A managing partner at EY in Aberdeen said in order to “radically” improve the cost base in the UKCS there would need to be a behaviour change within the oil and gas industry.
Speaking after the Energy 2050 – Securing Our Future event, Derek Leith said he had been surprised by findings from Energy Voice’s research which showed a ‘negative’ view of the Oil and Gas Auhtority (OGA).
Leith was joined by a panel including Sir Ian Wood, Andrew Reid, chief executive of Douglas-Westwood, Rebecca Wain, a 24-year-old graduate geologist and Michael Engell-Jensen, co-chairman of
Offshore Europe at the event at the Tivoli in Aberdeen.
More than 300 people attended the summit organised by Energy Voice ahead of Offshore Europe.

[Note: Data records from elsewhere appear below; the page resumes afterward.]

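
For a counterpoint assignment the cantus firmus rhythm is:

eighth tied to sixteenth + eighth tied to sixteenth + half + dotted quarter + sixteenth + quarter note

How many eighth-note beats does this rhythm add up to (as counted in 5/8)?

One eighth-note beat = 2 sixteenth notes.
Express everything in sixteenth notes: eighth tied to sixteenth (eighth + sixteenth) = 3; eighth tied to sixteenth (eighth + sixteenth) = 3; half = 8; dotted quarter = 6; sixteenth = 1; quarter note = 4.
Adding: 3 + 3 + 8 + 6 + 1 + 4 = 25.
25 ÷ 2 = 12.5 beats.

12.5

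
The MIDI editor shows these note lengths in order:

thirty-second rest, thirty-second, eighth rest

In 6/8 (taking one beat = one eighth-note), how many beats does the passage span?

One eighth-note beat = 4 thirty-second notes.
In thirty-second notes: thirty-second rest = 1; thirty-second = 1; eighth rest = 4.
Sum: 1 + 1 + 4 = 6.
6 ÷ 4 = 1.5 beats.

1.5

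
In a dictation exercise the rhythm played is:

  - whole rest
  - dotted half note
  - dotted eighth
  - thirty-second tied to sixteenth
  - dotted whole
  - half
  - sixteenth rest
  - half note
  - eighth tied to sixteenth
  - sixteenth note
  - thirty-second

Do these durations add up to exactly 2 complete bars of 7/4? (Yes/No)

No

One bar of 7/4 = 56 thirty-second notes, so 2 bars = 112.
Convert each value to thirty-second notes: whole rest = 32; dotted half note = 24; dotted eighth = 6; thirty-second tied to sixteenth (thirty-second + sixteenth) = 3; dotted whole = 48; half = 16; sixteenth rest = 2; half note = 16; eighth tied to sixteenth (eighth + sixteenth) = 6; sixteenth note = 2; thirty-second = 1.
Altogether 32 + 24 + 6 + 3 + 48 + 16 + 2 + 16 + 6 + 2 + 1 = 156.
156 exceeds 112, so the answer is No.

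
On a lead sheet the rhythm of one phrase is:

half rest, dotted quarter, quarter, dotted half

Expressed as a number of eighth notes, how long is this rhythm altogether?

Working in eighth notes: half rest = 4; dotted quarter = 3; quarter = 2; dotted half = 6.
Adding: 4 + 3 + 2 + 6 = 15 eighth notes.

15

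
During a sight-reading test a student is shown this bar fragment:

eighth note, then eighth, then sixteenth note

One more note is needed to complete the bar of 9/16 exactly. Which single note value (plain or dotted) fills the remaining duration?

quarter note

The bar of 9/16 = 9 sixteenth notes.
Express everything in sixteenth notes: eighth note = 2; eighth = 2; sixteenth note = 1.
Adding: 2 + 2 + 1 = 5.
Remaining: 9 − 5 = 4 sixteenth notes, which is a quarter note.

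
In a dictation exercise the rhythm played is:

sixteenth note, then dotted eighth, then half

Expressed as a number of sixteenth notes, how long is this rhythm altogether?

Working in sixteenth notes: sixteenth note = 1; dotted eighth = 3; half = 8.
Adding: 1 + 3 + 8 = 12 sixteenth notes.

12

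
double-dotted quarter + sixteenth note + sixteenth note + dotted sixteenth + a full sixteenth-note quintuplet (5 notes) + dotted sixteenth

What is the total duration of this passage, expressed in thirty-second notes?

Each duration in thirty-second notes: double-dotted quarter = 14; sixteenth note = 2; sixteenth note = 2; dotted sixteenth = 3; a full sixteenth-note quintuplet (5 notes) (five quintuplet sixteenths span one quarter) = 8; dotted sixteenth = 3.
Total: 14 + 2 + 2 + 3 + 8 + 3 = 32 thirty-second notes.

32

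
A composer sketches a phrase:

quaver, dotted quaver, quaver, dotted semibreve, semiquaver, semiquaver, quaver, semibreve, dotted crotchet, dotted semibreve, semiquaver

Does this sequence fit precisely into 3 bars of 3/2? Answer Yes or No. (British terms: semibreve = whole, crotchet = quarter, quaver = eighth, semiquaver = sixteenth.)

No

One bar of 3/2 = 24 sixteenth notes, so 3 bars = 72.
Each duration in sixteenth notes: quaver = 2; dotted quaver = 3; quaver = 2; dotted semibreve = 24; semiquaver = 1; semiquaver = 1; quaver = 2; semibreve = 16; dotted crotchet = 6; dotted semibreve = 24; semiquaver = 1.
Adding: 2 + 3 + 2 + 24 + 1 + 1 + 2 + 16 + 6 + 24 + 1 = 82.
82 exceeds 72, so the answer is No.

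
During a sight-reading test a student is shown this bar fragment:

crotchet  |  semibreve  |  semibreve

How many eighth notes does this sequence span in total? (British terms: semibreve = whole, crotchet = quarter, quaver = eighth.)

18

In eighth notes: crotchet = 2; semibreve = 8; semibreve = 8.
Total: 2 + 8 + 8 = 18 eighth notes.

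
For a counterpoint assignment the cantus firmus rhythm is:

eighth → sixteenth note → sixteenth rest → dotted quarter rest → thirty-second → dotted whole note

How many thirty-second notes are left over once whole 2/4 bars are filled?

5

One bar of 2/4 = 16 thirty-second notes.
In thirty-second notes: eighth = 4; sixteenth note = 2; sixteenth rest = 2; dotted quarter rest = 12; thirty-second = 1; dotted whole note = 48.
Total: 4 + 2 + 2 + 12 + 1 + 48 = 69.
69 ÷ 16 = 4 complete bars with 5 thirty-second notes remaining.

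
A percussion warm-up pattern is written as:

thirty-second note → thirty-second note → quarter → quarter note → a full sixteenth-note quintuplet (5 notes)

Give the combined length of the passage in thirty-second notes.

26

Convert each value to thirty-second notes: thirty-second note = 1; thirty-second note = 1; quarter = 8; quarter note = 8; a full sixteenth-note quintuplet (5 notes) (five quintuplet sixteenths span one quarter) = 8.
Total: 1 + 1 + 8 + 8 + 8 = 26 thirty-second notes.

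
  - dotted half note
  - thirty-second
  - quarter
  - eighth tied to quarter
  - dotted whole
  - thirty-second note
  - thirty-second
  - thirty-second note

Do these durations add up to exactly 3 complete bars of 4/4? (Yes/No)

Yes

One bar of 4/4 = 32 thirty-second notes, so 3 bars = 96.
Working in thirty-second notes: dotted half note = 24; thirty-second = 1; quarter = 8; eighth tied to quarter (eighth + quarter) = 12; dotted whole = 48; thirty-second note = 1; thirty-second = 1; thirty-second note = 1.
Sum: 24 + 1 + 8 + 12 + 48 + 1 + 1 + 1 = 96.
96 equals 96, so the answer is Yes.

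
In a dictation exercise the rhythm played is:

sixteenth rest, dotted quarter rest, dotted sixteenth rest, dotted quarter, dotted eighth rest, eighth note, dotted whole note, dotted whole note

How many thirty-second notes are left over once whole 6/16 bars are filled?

One bar of 6/16 = 12 thirty-second notes.
Working in thirty-second notes: sixteenth rest = 2; dotted quarter rest = 12; dotted sixteenth rest = 3; dotted quarter = 12; dotted eighth rest = 6; eighth note = 4; dotted whole note = 48; dotted whole note = 48.
Adding: 2 + 12 + 3 + 12 + 6 + 4 + 48 + 48 = 135.
135 ÷ 12 = 11 complete bars with 3 thirty-second notes remaining.

3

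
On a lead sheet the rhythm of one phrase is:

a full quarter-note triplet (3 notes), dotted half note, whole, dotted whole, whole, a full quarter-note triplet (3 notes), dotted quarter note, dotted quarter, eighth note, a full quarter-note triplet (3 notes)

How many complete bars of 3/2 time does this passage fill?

One bar of 3/2 = 12 eighth notes.
Each duration in eighth notes: a full quarter-note triplet (3 notes) (three triplet quarters span one half) = 4; dotted half note = 6; whole = 8; dotted whole = 12; whole = 8; a full quarter-note triplet (3 notes) (three triplet quarters span one half) = 4; dotted quarter note = 3; dotted quarter = 3; eighth note = 1; a full quarter-note triplet (3 notes) (three triplet quarters span one half) = 4.
Sum: 4 + 6 + 8 + 12 + 8 + 4 + 3 + 3 + 1 + 4 = 53.
53 ÷ 12 = 4 complete bars with 5 left over.

4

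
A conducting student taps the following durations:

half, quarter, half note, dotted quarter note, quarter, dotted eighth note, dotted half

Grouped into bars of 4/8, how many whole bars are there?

5

One bar of 4/8 = 8 sixteenth notes.
Express everything in sixteenth notes: half = 8; quarter = 4; half note = 8; dotted quarter note = 6; quarter = 4; dotted eighth note = 3; dotted half = 12.
Total: 8 + 4 + 8 + 6 + 4 + 3 + 12 = 45.
45 ÷ 8 = 5 complete bars with 5 left over.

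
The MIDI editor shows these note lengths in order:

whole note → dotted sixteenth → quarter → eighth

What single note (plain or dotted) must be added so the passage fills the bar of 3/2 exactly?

thirty-second note

The bar of 3/2 = 48 thirty-second notes.
Convert each value to thirty-second notes: whole note = 32; dotted sixteenth = 3; quarter = 8; eighth = 4.
Total: 32 + 3 + 8 + 4 = 47.
Remaining: 48 − 47 = 1 thirty-second note, which is a thirty-second note.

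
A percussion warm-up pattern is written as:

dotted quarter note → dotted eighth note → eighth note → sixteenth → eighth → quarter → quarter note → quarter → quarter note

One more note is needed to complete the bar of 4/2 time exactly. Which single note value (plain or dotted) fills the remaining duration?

eighth note

The bar of 4/2 = 32 sixteenth notes.
Working in sixteenth notes: dotted quarter note = 6; dotted eighth note = 3; eighth note = 2; sixteenth = 1; eighth = 2; quarter = 4; quarter note = 4; quarter = 4; quarter note = 4.
Altogether 6 + 3 + 2 + 1 + 2 + 4 + 4 + 4 + 4 = 30.
Remaining: 32 − 30 = 2 sixteenth notes, which is a eighth note.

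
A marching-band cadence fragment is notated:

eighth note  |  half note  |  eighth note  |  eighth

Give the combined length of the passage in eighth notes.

Working in eighth notes: eighth note = 1; half note = 4; eighth note = 1; eighth = 1.
Total: 1 + 4 + 1 + 1 = 7 eighth notes.

7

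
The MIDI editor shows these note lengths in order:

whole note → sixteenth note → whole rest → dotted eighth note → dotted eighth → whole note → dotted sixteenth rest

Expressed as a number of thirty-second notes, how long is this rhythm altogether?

113

Each duration in thirty-second notes: whole note = 32; sixteenth note = 2; whole rest = 32; dotted eighth note = 6; dotted eighth = 6; whole note = 32; dotted sixteenth rest = 3.
Total: 32 + 2 + 32 + 6 + 6 + 32 + 3 = 113 thirty-second notes.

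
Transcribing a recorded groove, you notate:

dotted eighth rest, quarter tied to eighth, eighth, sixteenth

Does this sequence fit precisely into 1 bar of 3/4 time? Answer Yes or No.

One bar of 3/4 = 12 sixteenth notes.
Working in sixteenth notes: dotted eighth rest = 3; quarter tied to eighth (quarter + eighth) = 6; eighth = 2; sixteenth = 1.
Total: 3 + 6 + 2 + 1 = 12.
12 equals 12, so the answer is Yes.

Yes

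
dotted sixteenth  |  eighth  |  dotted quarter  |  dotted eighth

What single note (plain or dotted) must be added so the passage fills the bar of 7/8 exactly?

The bar of 7/8 = 28 thirty-second notes.
Each duration in thirty-second notes: dotted sixteenth = 3; eighth = 4; dotted quarter = 12; dotted eighth = 6.
Altogether 3 + 4 + 12 + 6 = 25.
Remaining: 28 − 25 = 3 thirty-second notes, which is a dotted sixteenth note.

dotted sixteenth note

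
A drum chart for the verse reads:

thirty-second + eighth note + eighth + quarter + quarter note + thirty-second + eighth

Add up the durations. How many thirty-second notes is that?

In thirty-second notes: thirty-second = 1; eighth note = 4; eighth = 4; quarter = 8; quarter note = 8; thirty-second = 1; eighth = 4.
Total: 1 + 4 + 4 + 8 + 8 + 1 + 4 = 30 thirty-second notes.

30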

In the Energy Voice survey, a large majority of sector leaders said they did not expect the body to have a significant effect.
But Leith echoed the sentiments made by Sir Ian Wood and said it would have a “significant impact”.
He said: “I think Sir Ian is rightly proud of the fact [the OGA] was one of the main recommendations of his report and it’s been followed through.
“But he wouldn’t shy away, if we want really to radically change the cost base and be competitive with one another but has a level of collaboration that’s helpful then we need to change behaviours within the industry.
“If you look to someone external to the industry to do that, then yes they can facilitate to some extent but the other thing they can do is use the stick and I don’t think the stick is going to work.
“We need to take full responsibility for the problem and to some extent for the solution.”